Märchenfilme sind ja im Moment ziemlich im Trend. Pablo Bergers Stummfilm «Blancanieves» kann aber keiner das Wasser reichen.

Carmencita wächst bei ihrer Grossmutter auf, da ihre Mutter die Geburt nicht überlebt hat und ihr Vater, ein Torero, verunfallt ist. Nach dem Tod ihrer Grossmutter kommt Carmen ins Haus ihrer bösen Stiefmutter, die Antonio, den Vater, nur geheiratet hat, um an seine Moneten zu kommen. Nun hat die «madrastra» Encarna  (Maribel Verdú) nur einen Wunsch: Carmen aus dem Weg zu schaffen…
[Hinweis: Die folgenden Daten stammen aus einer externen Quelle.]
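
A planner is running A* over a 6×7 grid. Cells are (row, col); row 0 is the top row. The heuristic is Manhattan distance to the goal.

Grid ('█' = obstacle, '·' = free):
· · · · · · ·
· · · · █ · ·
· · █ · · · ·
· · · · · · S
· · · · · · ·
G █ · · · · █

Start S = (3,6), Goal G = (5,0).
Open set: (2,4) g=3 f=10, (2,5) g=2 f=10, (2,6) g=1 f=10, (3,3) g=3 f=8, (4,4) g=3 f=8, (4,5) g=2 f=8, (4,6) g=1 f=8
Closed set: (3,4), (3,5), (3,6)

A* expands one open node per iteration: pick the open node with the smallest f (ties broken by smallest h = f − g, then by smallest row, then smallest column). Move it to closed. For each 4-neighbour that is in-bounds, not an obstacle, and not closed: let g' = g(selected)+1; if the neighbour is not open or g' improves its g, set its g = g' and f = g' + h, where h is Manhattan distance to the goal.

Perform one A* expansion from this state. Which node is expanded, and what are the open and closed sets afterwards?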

Pablo Berger ist bereits mit «Torremolinos 73» aufgefallen: einem Metafilm, einer wirklich witzigen Komödie über ein Paar im frankistischen Spanien, das edukative Heimpornos für Skandinavien schiesst. Nun ist der spanische Regisseur zurück – und zeigt seine wahre Meisterschaft. «Blancanvies» oder auf deutsch Schneewittchen ist ein absolut perfekt gemachter Stummfilm, eine Hommage an das Kino der Kindertage und viel mehr: ein modernes Märchen, das im Spanien der Zwanzigerjahre spielt; ein Film in erster Linie für ein erwachsenes Publikum, vielleicht mehr noch ein Anti-Märchen – dies als kleine Warnung an alle, die ein «happy ending» ohne Wenn und Aber erwarten.

Berger ist nämlich auch hier – wie schon in «Torremolinos» – ein Regisseur, der bei aller Fabulierlust, aller Freude (vor allem auch an der Technik) die realen Lebenswelten nie aus den Augen verliert. Schliesslich müssen wir alle Geld verdienen. Insofern ist «The Artist» das grössere Märchen als «Blancanieves». Zugegeben: erst sehr spät wird klar, dass es sich eigentlich um ein Anti-Märchen handelt. Aber gerade diese Ambivalenz macht auch die Stärke des Films aus; auch könnte Berger diese Geschichte ohne die technischen Kniffe wohl nicht oder nur als Farce erzählen. Last but not least ist die Wahl des Mediums Stummfilm auch die Wahl eines Mittels zur Verfremdung; anders als im Pastiche nach Fredric Jameson – der Parodie ohne parodistischen Impetus – versucht Berger, wirkliche Elemente des Realen aufzuzeigen. Elemente, die in den Zwanzigerjahren Jahren so aktuell waren wie heute, wo die Mängel des Kapitalismus wieder auf sich aufmerksam machen. Nicht auszuschliessen ist auch, dass der Film auf die autoritäre Herrschaft des Miguel Primo de Rivera, der Spanien von 1923 bis 1931 regiert hat, anspielen soll. Das passt auch zu «Torremolinos» – Berger versucht hier also auch, die spanische Geschichte auf unterhaltsame Art aufzuarbeiten…

«Blancanieves».  Spanien/Frankreich 2011. Regie: Pablo Berger. Mit Maribel Verdú, Antonio Villalta, Macarena García, Sofía Ora, Jose María Pou, Inma Cuesta u.a. Deutschschweizer Kinostart: 24.1.2013.